ABD Massachusetts Teknoloji Enstitüsü’nde atmosfer bilimci olan baş araştırmacı Prof. Susan Solomon, ozon tabakasındaki hasarın Antarktik ozonunda her baharda oluşan delinmeye benzer, ancak daha yüksek sıcaklıklarda yaşandığını belirtti.
Araştırmacılara göre duman aerosolları, klorin gazıyla bileşik oluşturup ozon moleküllerini yok edebiliyor.
Solomon, stratosferdeki klorin miktarının ozona zararlı moleküllerin kullanımını yasaklayan 1987’deki Montreal protokolünden beri azaldığını belirtti. “Orada çok başarılı bir bilim politikası hikayesi var. Ozon tabakasının yavaş onarımı, anlaşmadan beri her 10 yıl başına yaklaşık %1 oranında gerçekleşiyor.”
Fakat giderek artan sıklıktaki yangınların ozon tabakasının onarımını geciktirebileceğini de ekledi. “Yalnızca bir yıl (2020) içinde, aniden %3 ila %5 arası bir kayıp yaşadık. Eğer bu yıl bir istisna olarak tarihe geçerse, ozon tabakası yine kendini iyileştirecektir; ancak böyle yıllar tekrarlamaya devam ederse iyileştiremez.
Aklımdaki soru ise şu: İnsan kaynaklı klorin gazının atmosferden temizlenme hızı, iklim değişikliğinden dolayı giderek artan yangınların hızına yetişebilecek mi? Bence bu tam bir yarış olacak.”
Araştırmaya dahil olmayan, Yeni Güney Galler Üniversitesi öğretim görevlisi Dr. Martin Jucker, orman yangınlarının devam etmesi halinde ozon tabakasındaki iyileşme sürecinin giderek gecikeceği konusunda araştırmacılara katıldı.
“Avustralya’yı özellikle ilgilendiren mesele, ozon tabakasının ekvatora yakınlaşıldıkça incelmesi. Milyonlarca Avustralyalı ekvator çizgisinin hizasındaki bu bölgede yaşıyor.”

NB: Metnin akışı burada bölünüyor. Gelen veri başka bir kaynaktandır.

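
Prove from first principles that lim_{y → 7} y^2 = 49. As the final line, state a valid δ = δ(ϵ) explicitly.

Let ϵ > 0. We seek δ > 0 with 0 < |y − 7| < δ ⇒ |y^2 − 49| < ϵ.
Factor: y^2 − 49 = (y − 7)(y + 7), so |y^2 − 49| = |y − 7|·|y + 7|.
Restrict δ ≤ 2. Then |y − 7| < 2 gives |y| < 9, so by the triangle inequality |y + 7| ≤ 9 + 7 = 16.
Hence |y^2 − 49| ≤ 16|y − 7|, which is < ϵ once |y − 7| < ϵ/16.
Take δ = min(2, ϵ/16). If 0 < |y − 7| < δ then both bounds hold and |y^2 − 49| ≤ 16|y − 7| < 16·(ϵ/16) = ϵ.

δ = min(2, ϵ/16)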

Yeni Zelanda Canterbury Üniversitesi atmosfer bilimcisi Dr. Laura Revell, “Antarktik ozon hasarının tamiratı, 2010’ların ortalarından beri mümkün görünüyor. Büyük bir değişiklik olmazsa, statosferdeki klorin miktarının bu yüzyılda ciddi oranda azalacağını ve ozon tabakasındaki deliklerin giderek küçüleceğini düşünüyoruz” dedi.
Solomon ve meslektaşları, ozon kaybı sürecinin ana tetikleyicisini stratosferdeki hidroklorik asidin duman bulutlarında çözülmesi olarak kabul ettiler.
Solomon, “Hidroklorik asit, duman bulutlarına karıştığında, stratosferde normalde bulunan sülfürik asit ve su partiküllerine göre yaklaşık bin kat daha hızlı çözülüyor” dedi.
“Bilimsel bir bakış açısından baktığımızda, bu yeni kimyasal etkileşimi görmek çok heyecan verici. Gezegen açısından baktığımızda ise… insanlığın iklim değişikliği kaynaklı yangınların artmasına izin vererek ozon tabakasını giderek berbat etmesini izlemek trajik olurdu.”